The company's filing strategy is likely to be influenced by the rate of recruitment onto the Phase III clinical trial in hospital-acquired pneumonia, which began in April 2005. A Phase III study in community-acquired pneumonia began 12 months ago. The company will update the market on its filing strategy in the second half of this year.
Basilea originally entered an agreement worth up to CHF370 million with J&J to co-develop ceftobiprole in February 2005, and since then it has taken advantage of options to co-promote the product in the U.S. and in major European countries.
The company will be able to promote alitretinoin via the same sales force. "Marketing costs should be relatively low, so the profitability for Basilea should be high," said Metzger, who recently raised his peak sales forecast for the product from CHF300 million to about $350 million following positive data from retreatment studies.
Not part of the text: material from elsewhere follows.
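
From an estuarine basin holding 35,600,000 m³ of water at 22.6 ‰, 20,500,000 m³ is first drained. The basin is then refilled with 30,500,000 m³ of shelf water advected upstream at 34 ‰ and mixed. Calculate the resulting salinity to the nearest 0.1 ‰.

30.2 ‰

Remaining after removal: 15,100,000 m³ at 22.6 ‰ (salt = 341,260,000)
After addition: salt = 341,260,000 + 30,500,000×34 = 1,378,260,000; volume = 45,600,000 m³
S = 1,378,260,000 / 45,600,000 = 30.225 ‰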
These indicate that patients who relapse do respond to subsequent treatment. Although 70 percent of patients receiving alitretinoin remained relapse-free for six months after treatment, some 80 percent of those who did relapse exhibited a response to a 30 mg dose of the drug.
The data support the development of treatment protocols that would incorporate drug holidays, Metzger said. That would be important for women of child-bearing age, because of the teratogenic effect of the drug.
Basilea aims to complete its European and Canadian filings before entering dialog with the FDA on a U.S. regulatory submission. It may be able to obtain U.S. approval on the basis of its existing Phase III package plus a post-marketing surveillance study, or it may need to conduct an additional trial in the U.S.
"With the EU/Canadian study program, we have generated a significant ICH-compliant safety and efficacy database that would play an important role in supporting the U.S. NDA," the spokesman said.
The anti-fungal drug is ravuconazole, which is undergoing two Phase III clinical studies in Aspergillus and in Candida infections, and also could be commercialized via Basilea's sales force. "If they go for nail indications they would have to partner because they would have to go to GPs then," Metzger said.
"That's one opportunity which may arise later, but at the moment we're focused on hospital indications," the Basilea spokesman said. The company is not excluding an agreement within the hospital market opportunity, but "it would have to be a very attractive offer," he said.
Basilea's shares were trading at CHF277.75 by late Tuesday afternoon, down Monday's close at CHF280.25 but still ahead of last week's opening price of CHF260.